Matthiessen linked up with the noted naturalist and author, George Schaller, whose works include The Year of the Gorilla and The Last Panda The year was 1973, a remote area of Nepal, the Dolpo area, which is actually part of the Tibetan plateau, had just opened to foreigners for exploration and trekking, and so the two commenced a journey which, in part, was to find this most elusive creature of the book's title. So, the book is definitely a travelogue into a unique region along the "roof of the world," long before one could make all the arrangements "on-line." Matthiessen writes well, and can instill an essential sense of "AWE," in a reader for sights and experiences he has never seen or felt. And with the ever observant Schaller along, it is a journey in good company.

But the book is much more than that, as the sub-title indicates: "It is a spiritual odyssey of a man in search of himself," with motivations perhaps not much different that Hemingway's leopard.
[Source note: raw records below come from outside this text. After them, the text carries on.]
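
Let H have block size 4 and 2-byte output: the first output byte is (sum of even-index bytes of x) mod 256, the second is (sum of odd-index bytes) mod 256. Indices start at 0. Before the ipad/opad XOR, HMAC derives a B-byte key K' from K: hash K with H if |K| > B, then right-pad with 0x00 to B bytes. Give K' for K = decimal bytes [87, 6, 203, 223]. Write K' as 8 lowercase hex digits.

Key decimal bytes [87, 6, 203, 223] = 57 06 cb df is exactly B = 4 bytes: K' = 57 06 cb df.

5706cbdf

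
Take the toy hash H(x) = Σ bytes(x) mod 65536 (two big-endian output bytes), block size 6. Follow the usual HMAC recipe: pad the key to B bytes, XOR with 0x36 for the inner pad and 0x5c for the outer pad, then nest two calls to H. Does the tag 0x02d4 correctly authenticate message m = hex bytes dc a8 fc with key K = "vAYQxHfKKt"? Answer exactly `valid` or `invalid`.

valid

Key "vAYQxHfKKt" = 76 41 59 51 78 48 66 4b 4b 74 is 10 bytes > B = 6, so hash it first: H(key) = 03 91, then zero-pad to 6 bytes: K' = 03 91 00 00 00 00.
K' ⊕ ipad = 35 a7 36 36 36 36; K' ⊕ opad = 5f cd 5c 5c 5c 5c.
Inner hash: sum = 53+167+54+54+54+54+220+168+252 = 1076 → 04 34.
Outer hash (recomputed tag): sum = 95+205+92+92+92+92+4+52 = 724 → 02 d4.
Recomputed tag = 02d4; claimed = 02d4 → match.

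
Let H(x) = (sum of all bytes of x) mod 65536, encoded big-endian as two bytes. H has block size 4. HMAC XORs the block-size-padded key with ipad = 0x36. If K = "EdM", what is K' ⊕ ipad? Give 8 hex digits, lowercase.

73527b36

Key "EdM" = 45 64 4d is 3 bytes ≤ B = 4; zero-pad to 4 bytes: K' = 45 64 4d 00.
XOR each byte with 0x36: 45⊕36=73, 64⊕36=52, 4d⊕36=7b, 00⊕36=36.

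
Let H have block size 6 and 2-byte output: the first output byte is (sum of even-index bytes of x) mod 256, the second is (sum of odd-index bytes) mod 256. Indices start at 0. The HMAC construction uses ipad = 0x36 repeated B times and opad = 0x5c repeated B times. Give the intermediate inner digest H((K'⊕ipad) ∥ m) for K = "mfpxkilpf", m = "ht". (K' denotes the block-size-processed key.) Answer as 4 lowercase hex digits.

Key "mfpxkilpf" = 6d 66 70 78 6b 69 6c 70 66 is 9 bytes > B = 6, so hash it first: H(key) = 1a b7, then zero-pad to 6 bytes: K' = 1a b7 00 00 00 00.
K' ⊕ ipad = 2c 81 36 36 36 36.
Inner input = 2c 81 36 36 36 36 ∥ 68 74.
Inner hash: even-index sum = 256 mod 256 = 0; odd-index sum = 353 mod 256 = 97 → 00 61.

0061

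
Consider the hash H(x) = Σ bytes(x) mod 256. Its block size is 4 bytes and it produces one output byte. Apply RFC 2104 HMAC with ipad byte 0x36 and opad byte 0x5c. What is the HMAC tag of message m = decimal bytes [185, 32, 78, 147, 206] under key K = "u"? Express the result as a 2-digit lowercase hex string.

Key "u" = 75 is 1 byte ≤ B = 4; zero-pad to 4 bytes: K' = 75 00 00 00.
K' ⊕ ipad = 43 36 36 36.  K' ⊕ opad = 29 5c 5c 5c.
Inner input = (K'⊕ipad) ∥ m = 43 36 36 36 ∥ b9 20 4e 93 ce.
Inner hash: sum = 67+54+54+54+185+32+78+147+206 = 877; mod 256 = 109 → 6d.
Outer input = (K'⊕opad) ∥ inner = 29 5c 5c 5c ∥ 6d.
Outer hash (tag): sum = 41+92+92+92+109 = 426; mod 256 = 170 → aa.

aa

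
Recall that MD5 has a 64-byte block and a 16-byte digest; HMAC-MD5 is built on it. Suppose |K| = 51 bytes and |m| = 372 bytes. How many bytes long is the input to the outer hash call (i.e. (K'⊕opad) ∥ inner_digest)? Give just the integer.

80

Key is 51 ≤ 64 bytes, zero-padded: |K'| = 64.
Outer input = (K'⊕opad) ∥ H(inner) → 64 + 16 = 80 bytes.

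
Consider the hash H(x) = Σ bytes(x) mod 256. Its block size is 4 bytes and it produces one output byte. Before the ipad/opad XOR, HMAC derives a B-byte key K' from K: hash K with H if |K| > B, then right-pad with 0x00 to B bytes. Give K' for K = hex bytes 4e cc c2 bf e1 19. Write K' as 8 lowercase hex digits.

95000000

|K| = 6 > B = 4, so first hash the key.
H(K): sum = 78+204+194+191+225+25 = 917; mod 256 = 149 → 95.
Zero-pad H(K) = 95 to 4 bytes: K' = 95 00 00 00.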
So, the majority of the book is Matthiessen's ruminations on why we live, and what our place is in the greater scheme of things, as the expression has it. As an example: "Perhaps this dread of transience explains our greed for the few gobbets of raw experience in modern life, why violence is libidinous, why lust devours us, why soldiers choose not to forget their days of horror: we cling to such extreme moments, in which we seem to die, yet are reborn. In sexual abandon as in danger we are impelled, however briefly, into that vital present in which we do not stand apart from life, we are life, our being fills us; in ecstasy with another being loneliness falls away into eternity. But in other days, such union was attainable through simple awe."

Matthiessen is a Buddhist, and became one long before flirtations with eastern religions came into vogue. Although there are some notable exceptions in its practice (like the Burmese generals, for example), of all the major religions of the world, Buddhism is the most gentle in its practice, and so it is an odyssey that I can at least tag along on. But at some point, for me, it turns into embracing uncritically some other person's "mumbo-jumbo." A big red flag arose when the author discussed the work of "mystic-philosopher" George Gurdjieff, famous for Meetings with Remarkable Men and others, and whom I consider to be the quintessential purveyor of new age hocus-pocus.

As for that ever elusive snow leopard, and its motivations, Schaller covers gorillas and pandas in far more detail in his other works. You also have a wonderful travelogue into an area at the "beginning of (travel) time." As for the spiritual odyssey, a leavening of skepticism towards the purported wisdom of the east is much more in order. 4-stars.
★ ★ ☆ ☆ ☆
dana gleason
The SNOW LEOPARD - Interesting descriptions of Tibet back country and customs but author constantly contradicts himself, he seems disoriented like he might have done too many drugs in his life, imagine that, he is a self admitted psychedelic user and he writes like it. Matthiessen demeans his Sherpas while intimating some sense of loss at leaving his 8-year-old son at home one year after his wife died while he treks around Tibet for two months, inexcusable!